The Veil of Ignorance

According to John Rawl, the “Veil of Ignorance” is essential for law designers as it disregards the social position that a person will occupy afterward (Rawls 503). Significantly, the Rawlsian theory believes that the veil of ignorance leads to a social democratic, progressive, and egalitarian society. Evidently, Rawl substantiates that if designers of law are behind a veil of ignorance, then they ensure to construct powerful social welfares and redistribution policies as they could affect them in different ways. Concisely, Rawl argues that the veil of ignorance is highly applicable in all societal institutions, including the justice sector. Therefore, he advocates that rational lawmakers should ensure that they uphold the two principles of justice, which are practically essential within any public sector (Rawls 509). First, Rawl establishes that if law designers are behind a veil of ignorance, they should frame policies that uphold equal liberty for all. Considerably, equal justice ensures that every person under the law enjoys all kinds of privileges adored by all individuals despite their social classes. Notably, equal liberty in fairness fully embraces egalitarianism considering that extensive freedom is distributed equally to all persons.

Secondly, Rawl avers that designers hidden behind the veil of ignorance will uphold the principle of difference as expected (Rawls 509). Subsequently, variance translates to inequality consideration in all social-economic platforms. Therefore, the least advantaged people in society benefit the greatest from the social and economic incentives within a state.
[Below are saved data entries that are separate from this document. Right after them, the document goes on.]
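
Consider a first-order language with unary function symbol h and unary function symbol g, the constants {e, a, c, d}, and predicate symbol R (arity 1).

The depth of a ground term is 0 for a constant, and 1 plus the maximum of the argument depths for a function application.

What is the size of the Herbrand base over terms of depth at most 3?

60

First count ground terms of depth ≤ 3.
If N_k denotes the number of depth-≤k ground terms, the 4 constants give N_0 = 4, and each function symbol of arity r contributes N_{k-1}^r new terms at level k: N_k = 4 + N_{k-1} + N_{k-1}.
N_0 = 4
N_1 = 4 + 4 + 4 = 12
N_2 = 4 + 12 + 12 = 28
N_3 = 4 + 28 + 28 = 60
So |H| = 60.
Each predicate of arity r yields |H|^r ground atoms (one per choice of an r-tuple from H):
  R: 60
Total ground atoms: 60.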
In addition, with an appropriately upheld principle of equality of opportunity, top positions and jobs are kept open for all people within society (Rawls 510). Moreover, life becomes better for the least advantaged whenever their standards of living are raised to match the extents of their life conditions. In addition, privileged positions are not limited to individuals due to discrimination on irrelevant criteria. Nonetheless, the principle of difference also upholds the ideology of giving power to the individuals who meet certain conditions.


Works Cited

Rawls, John. A Theory of Justice. Cambridge, Mass: Belknap Press of Harvard University Press, 1999. Print.